• dan

Circles for Growing Businesses

Updated: Dec 17, 2018

In May, Circles advisor Verne Harnish invited me to speak at The ScaleUp Summit he hosted with Fortune in Atlanta. At the time, we were in the middle of alpha testing. No logo. No branding. Minimal messaging. We were deep in that rugby ruck I wrote about in February. But I accepted Verne’s invitation as a chance to begin the work on how we explain Circles to this audience.

I used to be this audience. Verne leads a community of mid-size companies trying to grow fast. He founded Entrepreneurs' Organization before moving on to create Gazelles and founding several other businesses. I traveled with my management team to Verne’s events to get inspired by new ideas, and then hole up in a suite and work on our own business. In this case, General Stan McChrystal followed me and Red Hat CEO Jim Whitehurst followed him, all on the theme of new ways to design an organization.

What would resonate with this crowd? Here are a few points I tried. I’d love to hear your reaction. Are they compelling? What are we missing? How can we improve these hooks? If you are a connoisseur of improvisation or bad hair in action, watch the full 5-minute presentation here. Mercifully, Verne threw out my prepared presentation when I arrived. Your company will grow as fast as your people grow. This crowd of leaders believes this. According to Verne’s collaborator Sherry Coutu’s Scale-up report, talent is the #1-factor constraining growth. I think that makes this crowd a good target customer for us.

But most modern training fails. It is a chore with unclear ROI. It can’t keep up in a world where skills change quickly. This is the pain that we’re trying to tap into. It is hard to develop people.

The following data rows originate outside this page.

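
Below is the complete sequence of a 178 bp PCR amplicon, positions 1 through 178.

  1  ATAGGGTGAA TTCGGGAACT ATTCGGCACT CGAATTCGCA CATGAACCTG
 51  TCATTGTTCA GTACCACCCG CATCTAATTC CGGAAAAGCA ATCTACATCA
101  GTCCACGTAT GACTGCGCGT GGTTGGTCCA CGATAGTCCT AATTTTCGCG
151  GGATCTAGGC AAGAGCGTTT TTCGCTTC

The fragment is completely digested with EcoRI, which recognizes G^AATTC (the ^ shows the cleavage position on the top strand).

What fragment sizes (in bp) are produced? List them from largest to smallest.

146, 24, 8 bp

EcoRI sites (GAATTC) start at positions 8, 32.
EcoRI cuts after the first base of each site, so after positions 8, 32.
Linear molecule, 2 cuts → 3 fragments:
  1–8 → 8 bp
  9–32 → 24 bp
  33–178 → 146 bp
Sorted largest to smallest: 146, 24, 8 bp.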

Somehow the fast-growing companies have even less time and money for training than established companies. Most managers are insecure about their track record developing people. Does this scene from The Karate Kid make the point about training being a chore?

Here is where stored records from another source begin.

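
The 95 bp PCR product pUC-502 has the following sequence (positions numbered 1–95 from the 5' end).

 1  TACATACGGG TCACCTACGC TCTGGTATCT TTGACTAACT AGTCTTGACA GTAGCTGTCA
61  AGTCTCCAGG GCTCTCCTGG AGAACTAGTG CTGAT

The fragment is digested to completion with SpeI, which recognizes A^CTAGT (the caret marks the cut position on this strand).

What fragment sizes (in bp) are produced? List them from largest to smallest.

46, 38, 11 bp

SpeI sites (ACTAGT) start at positions 38, 84.
SpeI cuts after the first base of each site, so after positions 38, 84.
Linear molecule, 2 cuts → 3 fragments:
  1–38 → 38 bp
  39–84 → 46 bp
  85–95 → 11 bp
Sorted largest to smallest: 46, 38, 11 bp.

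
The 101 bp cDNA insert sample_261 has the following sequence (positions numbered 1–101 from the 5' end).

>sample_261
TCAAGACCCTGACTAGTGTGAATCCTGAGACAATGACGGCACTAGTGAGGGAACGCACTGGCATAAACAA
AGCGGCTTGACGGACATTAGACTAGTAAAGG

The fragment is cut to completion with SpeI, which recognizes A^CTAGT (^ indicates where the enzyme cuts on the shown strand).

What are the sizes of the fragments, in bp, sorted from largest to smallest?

SpeI sites (ACTAGT) start at positions 12, 41, 91.
SpeI cuts after the first base of each site, so after positions 12, 41, 91.
Linear molecule, 3 cuts → 4 fragments:
  1–12 → 12 bp
  13–41 → 29 bp
  42–91 → 50 bp
  92–101 → 10 bp
Sorted largest to smallest: 50, 29, 12, 10 bp.

50, 29, 12, 10 bp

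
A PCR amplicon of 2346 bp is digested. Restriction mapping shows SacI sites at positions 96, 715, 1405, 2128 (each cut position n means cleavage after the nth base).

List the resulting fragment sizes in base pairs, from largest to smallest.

Linear molecule, 4 cuts → 5 fragments:
  96 − 0 = 96 bp
  715 − 96 = 619 bp
  1405 − 715 = 690 bp
  2128 − 1405 = 723 bp
  2346 − 2128 = 218 bp
Sorted largest to smallest: 723, 690, 619, 218, 96 bp.

723, 690, 619, 218, 96 bp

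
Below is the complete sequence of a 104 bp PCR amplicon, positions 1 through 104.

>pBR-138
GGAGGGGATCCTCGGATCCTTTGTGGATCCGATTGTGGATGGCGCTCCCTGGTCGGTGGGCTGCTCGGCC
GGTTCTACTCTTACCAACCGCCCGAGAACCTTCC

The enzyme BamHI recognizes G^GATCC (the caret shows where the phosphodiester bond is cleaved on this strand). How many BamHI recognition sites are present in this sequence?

GGATCC occurs starting at positions 6, 14, 25.
BamHI cuts at 3 sites.

3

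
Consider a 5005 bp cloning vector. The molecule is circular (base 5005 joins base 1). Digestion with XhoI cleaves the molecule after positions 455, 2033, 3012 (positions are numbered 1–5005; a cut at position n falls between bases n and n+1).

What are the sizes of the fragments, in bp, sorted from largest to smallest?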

We need learners. Laszlo Bock said it about Google. I get agreement when I say this. And there’s a lot of bigco stuff about “learning agility.” Is hiring a learner the wish for more wishes? Or is this BS? Does this Star Wars: The Force Awakens scene make the point that you need a Jedi vs. a Stormtrooper?

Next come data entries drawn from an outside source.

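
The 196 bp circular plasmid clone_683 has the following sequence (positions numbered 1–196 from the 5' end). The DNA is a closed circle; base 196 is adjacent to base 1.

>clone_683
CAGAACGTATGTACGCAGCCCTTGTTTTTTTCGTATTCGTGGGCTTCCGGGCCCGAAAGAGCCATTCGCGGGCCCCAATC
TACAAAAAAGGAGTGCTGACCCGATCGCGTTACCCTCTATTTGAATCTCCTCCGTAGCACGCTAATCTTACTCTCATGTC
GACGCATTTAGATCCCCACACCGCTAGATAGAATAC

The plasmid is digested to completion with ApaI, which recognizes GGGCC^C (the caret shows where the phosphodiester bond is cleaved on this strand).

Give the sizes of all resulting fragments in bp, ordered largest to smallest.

ApaI sites (GGGCCC) start at positions 49, 70.
ApaI cuts after base 5 of each site (before the last base), so after positions 53, 74.
Circular molecule, 2 cuts → 2 fragments:
  54–74 → 21 bp
  75–196 then 1–53 → 122 + 53 = 175 bp
Sorted largest to smallest: 175, 21 bp.

175, 21 bp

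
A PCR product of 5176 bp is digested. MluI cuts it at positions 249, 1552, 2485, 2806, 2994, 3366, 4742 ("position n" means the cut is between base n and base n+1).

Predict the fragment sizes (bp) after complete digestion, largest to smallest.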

Try this at home. Circles are everywhere, proliferating. They are a good idea. Most of this crowd has experience with a forum personally - but they don’t have anything similar for their workforce. Circles is sharing everything we learn publically, to encourage and participate in this movement in education in general.

We need better tools. But most of the tools we have available - training rooms, trainers, learning management systems, online courses - are teaching or content-driven. We need tools that are learner driven that build learners into better and better self-directed learners. This clip from The Blues Brothers is intended to make the point that the old model doesn’t fit anymore.

We learn better in circles than in rows. We’re building a platform to make circles really easy to put together and foster. This slogan has become a go-to messaging line. What do you think?

At the end, I called for volunteers for our beta. I think I could have done a lot better. I swallowed many points. My ask was not very clear. And we didn’t reinforce the talk with a booth or any kind of follow-on. Sadly, I had to leave the conference immediately after. But, still, thirty-five people responded to the invitation. We’re hoping to kick-off some Scale-up test circles this summer.

Again, we’d love any feedback on this messaging. This is a work-in-progress.